Wimmer boasted the endorsement of Utah Sen. Mike Lee and state Attorney General Mark Shurtleff, who caused an uproar at the convention by referring to Love as a “novelty” in a speech between the first and second rounds of voting. Some believe that comment helped boost Love’s vote total.
“She was a rock star,” said Rep. Jason Chaffetz (R), who also secured a spot on the general election ballot Saturday. “I wouldn’t want to go up against her.”
Chaffetz said several factors are going in Love’s favor: Record turnout is expected with former Massachusetts Gov. Mitt Romney at the top of the ticket, Matheson is running in a district largely new to him after redistricting, and Love doesn’t have the baggage of serving in the state Legislature like most of the Congressman’s previous challengers.
“I think we can go ahead and count this as a very competitive race and one Republicans surely can pick up,” Chaffetz said.
Matheson’s current district was carved up by the GOP-controlled state Legislature, and the Salt Lake County-based 4th district gave him his best chance at returning and is actually slightly better for him than his current district.
Matheson, who said his re-election strategy does not change with Love as his opponent, said he’s feeling confident as he begins the first week of his general election race.
“I’m a six-generation Utahn, and I feel like I know folks here really well,” the Blue Dog Democrat said by phone Monday. “I think they have frustration with politics today because of all the polarization and partisanship and the bickering. They’re looking for something different, and that’s me. I don’t just say it, I’ve done it.”

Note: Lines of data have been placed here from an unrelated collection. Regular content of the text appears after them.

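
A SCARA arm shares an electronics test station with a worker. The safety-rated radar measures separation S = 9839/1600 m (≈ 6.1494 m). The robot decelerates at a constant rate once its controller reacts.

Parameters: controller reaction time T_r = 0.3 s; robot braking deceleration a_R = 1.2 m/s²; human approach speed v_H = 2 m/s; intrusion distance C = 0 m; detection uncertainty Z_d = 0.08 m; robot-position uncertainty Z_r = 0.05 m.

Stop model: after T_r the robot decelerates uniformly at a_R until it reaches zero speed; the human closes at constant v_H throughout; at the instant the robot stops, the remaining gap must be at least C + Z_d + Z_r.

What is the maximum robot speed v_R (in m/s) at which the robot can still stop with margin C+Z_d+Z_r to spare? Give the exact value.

collect terms ⇒ (5/12)·v_R² + (59/30)·v_R + (-8671/1600) = 0
  disc = (59/30)² − 4·(5/12)·(-8671/1600) = 185761/14400 ; √disc = 431/120
  v_R = (−(59/30) + 431/120) / (2·(5/12)) = 39/20 m/s
check:
stop time T_s = (39/20)/(6/5) = 1.6250 s
robot in T_r: 1.9500·0.3000 = 0.5850 m
braking distance = 1.9500²/(2·1.2000) = 1.5844 m
person approaches 2.0000·(0.3000+1.6250) = 3.8500 m
C+Z_d+Z_r = 0.0000+0.0800+0.0500 = 0.1300 m
sum ≈ 0.5850+1.5844+3.8500+0.1300 ≈ 6.1494 m = S ✓

v_R_max = 39/20 m/s = 1.9500 m/s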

Matheson said Love has “taken some positions that are way out there,” and state Democratic Party Chairman Jim Dabakis called Love an “ideological extremist with a moderate costume.” Though she doesn’t have a record in the state capital, Democrats will no doubt highlight some of her votes on the city council over the next six months.
For now, Love has the advantage of focusing on Matheson rather than spending the next two months running a district-wide primary campaign.
“My guess is she’ll be in Washington before too long raising some money,” Hartley said.